Oliver quickly made amends by giving Snowden some tips for how to change that. Or really just one tip: Tell the American people whether the NSA can see their dick pics. “The good news is there’s no program named ‘The Dick Pic Program,’” Snowden said. “The bad news is they are still collecting everyone’s information, including your dick pics.” Oliver then had Snowden go through various programs and explain if they allow the NSA to obtain photos of your “junk.” (Spoiler: The answer is pretty much always “yes.”)
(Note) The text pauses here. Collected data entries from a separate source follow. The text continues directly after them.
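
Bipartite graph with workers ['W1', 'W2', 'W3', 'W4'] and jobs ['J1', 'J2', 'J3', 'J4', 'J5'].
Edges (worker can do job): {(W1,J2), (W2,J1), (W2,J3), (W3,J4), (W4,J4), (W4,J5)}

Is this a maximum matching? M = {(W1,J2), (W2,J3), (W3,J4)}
No, size 3 is not maximum

Proposed matching has size 3.
Maximum matching size for this graph: 4.

This is NOT maximum - can be improved to size 4.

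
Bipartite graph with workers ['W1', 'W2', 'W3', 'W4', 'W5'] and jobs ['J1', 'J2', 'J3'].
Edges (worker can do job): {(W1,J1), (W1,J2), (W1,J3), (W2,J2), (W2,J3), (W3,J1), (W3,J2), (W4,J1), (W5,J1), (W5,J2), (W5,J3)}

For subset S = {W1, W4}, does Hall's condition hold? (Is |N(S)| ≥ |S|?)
Yes: |N(S)| = 3, |S| = 2

Subset S = {W1, W4}
Neighbors N(S) = {J1, J2, J3}

|N(S)| = 3, |S| = 2
Hall's condition: |N(S)| ≥ |S| is satisfied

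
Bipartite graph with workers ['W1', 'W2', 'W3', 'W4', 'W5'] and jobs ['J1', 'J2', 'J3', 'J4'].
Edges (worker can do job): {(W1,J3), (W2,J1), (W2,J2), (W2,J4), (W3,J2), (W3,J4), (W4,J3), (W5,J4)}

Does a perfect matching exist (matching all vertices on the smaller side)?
Yes, perfect matching exists (size 4)

Perfect matching: {(W2,J1), (W3,J2), (W4,J3), (W5,J4)}
All 4 vertices on the smaller side are matched.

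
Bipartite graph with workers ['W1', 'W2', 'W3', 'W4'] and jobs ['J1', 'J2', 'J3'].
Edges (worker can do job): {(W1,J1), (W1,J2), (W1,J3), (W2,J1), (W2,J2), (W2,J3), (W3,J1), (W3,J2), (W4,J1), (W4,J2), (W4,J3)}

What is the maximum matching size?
Maximum matching size = 3

Maximum matching: {(W1,J3), (W3,J1), (W4,J2)}
Size: 3

This assigns 3 workers to 3 distinct jobs.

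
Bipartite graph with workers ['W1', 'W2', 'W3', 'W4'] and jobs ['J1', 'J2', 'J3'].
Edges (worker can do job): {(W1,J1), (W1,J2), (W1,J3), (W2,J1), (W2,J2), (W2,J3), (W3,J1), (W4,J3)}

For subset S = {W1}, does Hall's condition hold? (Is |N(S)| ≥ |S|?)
Yes: |N(S)| = 3, |S| = 1

Subset S = {W1}
Neighbors N(S) = {J1, J2, J3}

|N(S)| = 3, |S| = 1
Hall's condition: |N(S)| ≥ |S| is satisfied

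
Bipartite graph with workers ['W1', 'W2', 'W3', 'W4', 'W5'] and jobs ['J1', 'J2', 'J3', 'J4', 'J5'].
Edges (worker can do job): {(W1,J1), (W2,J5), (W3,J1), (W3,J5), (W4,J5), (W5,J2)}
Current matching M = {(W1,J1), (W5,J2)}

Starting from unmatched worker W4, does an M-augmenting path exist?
Yes: W4 → J5

An M-augmenting path alternates non-matching / matching edges, starting and ending at unmatched vertices.
Path: W4 → J5
(J5 is unmatched in M, so the path is augmenting.)
Flipping edges along this path would increase |M| from 2 to 3.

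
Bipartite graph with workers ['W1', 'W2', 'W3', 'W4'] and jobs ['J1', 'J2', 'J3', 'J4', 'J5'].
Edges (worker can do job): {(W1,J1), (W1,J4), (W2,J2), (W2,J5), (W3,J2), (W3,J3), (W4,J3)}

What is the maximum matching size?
Maximum matching size = 4

Maximum matching: {(W1,J1), (W2,J5), (W3,J2), (W4,J3)}
Size: 4

This assigns 4 workers to 4 distinct jobs.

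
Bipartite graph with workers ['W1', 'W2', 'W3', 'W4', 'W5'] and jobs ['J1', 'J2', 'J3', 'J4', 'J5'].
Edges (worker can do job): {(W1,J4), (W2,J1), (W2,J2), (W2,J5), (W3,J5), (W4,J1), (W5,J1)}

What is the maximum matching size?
Maximum matching size = 4

Maximum matching: {(W1,J4), (W2,J2), (W3,J5), (W5,J1)}
Size: 4

This assigns 4 workers to 4 distinct jobs.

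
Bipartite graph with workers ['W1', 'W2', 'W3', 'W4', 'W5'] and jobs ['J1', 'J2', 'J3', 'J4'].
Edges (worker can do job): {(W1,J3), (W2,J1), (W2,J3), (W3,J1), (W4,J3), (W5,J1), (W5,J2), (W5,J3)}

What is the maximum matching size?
Maximum matching size = 3

Maximum matching: {(W3,J1), (W4,J3), (W5,J2)}
Size: 3

This assigns 3 workers to 3 distinct jobs.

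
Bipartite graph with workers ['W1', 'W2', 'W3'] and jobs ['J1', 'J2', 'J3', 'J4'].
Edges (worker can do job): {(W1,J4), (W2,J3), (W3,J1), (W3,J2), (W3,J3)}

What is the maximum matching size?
Maximum matching size = 3

Maximum matching: {(W1,J4), (W2,J3), (W3,J1)}
Size: 3

This assigns 3 workers to 3 distinct jobs.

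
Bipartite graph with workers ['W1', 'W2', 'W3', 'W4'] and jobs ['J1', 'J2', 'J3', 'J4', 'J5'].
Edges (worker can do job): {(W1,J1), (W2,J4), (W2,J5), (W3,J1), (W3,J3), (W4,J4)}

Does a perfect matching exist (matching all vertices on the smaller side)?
Yes, perfect matching exists (size 4)

Perfect matching: {(W1,J1), (W2,J5), (W3,J3), (W4,J4)}
All 4 vertices on the smaller side are matched.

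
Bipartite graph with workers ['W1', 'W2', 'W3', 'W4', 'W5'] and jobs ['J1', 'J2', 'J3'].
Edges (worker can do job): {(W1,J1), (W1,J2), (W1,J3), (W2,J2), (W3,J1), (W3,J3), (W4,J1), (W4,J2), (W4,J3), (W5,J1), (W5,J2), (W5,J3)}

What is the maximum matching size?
Maximum matching size = 3

Maximum matching: {(W3,J3), (W4,J2), (W5,J1)}
Size: 3

This assigns 3 workers to 3 distinct jobs.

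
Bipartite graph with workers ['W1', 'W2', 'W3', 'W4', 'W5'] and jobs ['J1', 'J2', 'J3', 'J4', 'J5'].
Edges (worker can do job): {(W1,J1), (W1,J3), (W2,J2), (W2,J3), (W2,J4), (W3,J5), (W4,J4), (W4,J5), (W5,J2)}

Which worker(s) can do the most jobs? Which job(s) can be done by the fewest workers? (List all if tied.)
Most versatile: W2 (3 jobs); Least covered: J1 (1 workers)

Worker degrees (jobs they can do): W1:2, W2:3, W3:1, W4:2, W5:1
Job degrees (workers who can do it): J1:1, J2:2, J3:2, J4:2, J5:2

Maximum worker degree is 3, achieved by: W2
Minimum job degree is 1, achieved by: J1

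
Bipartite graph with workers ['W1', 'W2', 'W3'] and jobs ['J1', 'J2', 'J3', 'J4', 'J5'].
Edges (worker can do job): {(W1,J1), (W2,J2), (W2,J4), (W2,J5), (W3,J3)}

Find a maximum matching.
Matching: {(W1,J1), (W2,J2), (W3,J3)}

Maximum matching (size 3):
  W1 → J1
  W2 → J2
  W3 → J3

Each worker is assigned to at most one job, and each job to at most one worker.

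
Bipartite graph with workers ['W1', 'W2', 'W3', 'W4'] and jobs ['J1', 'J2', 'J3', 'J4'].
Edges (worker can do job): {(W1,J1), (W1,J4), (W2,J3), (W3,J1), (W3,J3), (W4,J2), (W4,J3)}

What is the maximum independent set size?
Maximum independent set = 4

By König's theorem:
- Min vertex cover = Max matching = 4
- Max independent set = Total vertices - Min vertex cover
- Max independent set = 8 - 4 = 4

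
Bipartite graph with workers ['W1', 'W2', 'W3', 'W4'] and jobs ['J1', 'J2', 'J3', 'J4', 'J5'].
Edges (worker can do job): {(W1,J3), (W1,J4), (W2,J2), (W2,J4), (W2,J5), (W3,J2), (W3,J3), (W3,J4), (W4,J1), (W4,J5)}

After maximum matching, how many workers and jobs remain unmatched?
Unmatched: 0 workers, 1 jobs

Maximum matching size: 4
Workers: 4 total, 4 matched, 0 unmatched
Jobs: 5 total, 4 matched, 1 unmatched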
After the interview, Oliver said the NSA declined to comment on their “dick-pic capabilities,” but in a way they already did. When Oliver interviewed former NSA head General Keith Alexander a year ago, the host explained that people aren’t worried that they’re taking the haystack to find the needle, they’re worried “you’re taking the whole farm, and the county, and the state and you’ve not got some photos of the farmer’s wife and daughter in the shower as well.” Alexander responded, “So NSA is not allowed to do that on its own, it has oversight” — but did not object to the idea that the NSA unintentionally scoops up Americans’ nude selfies while conducting authorized searches.
If the latest episode of Last Week Tonight does make Americans finally start caring about complex government surveillance programs, the NSA can’t blame Oliver. In his interview with Alexander, he suggested that they could solve their own marketing problems by re-branding as “Mr. Tiggles,” an adorable kitten stuck in a boot.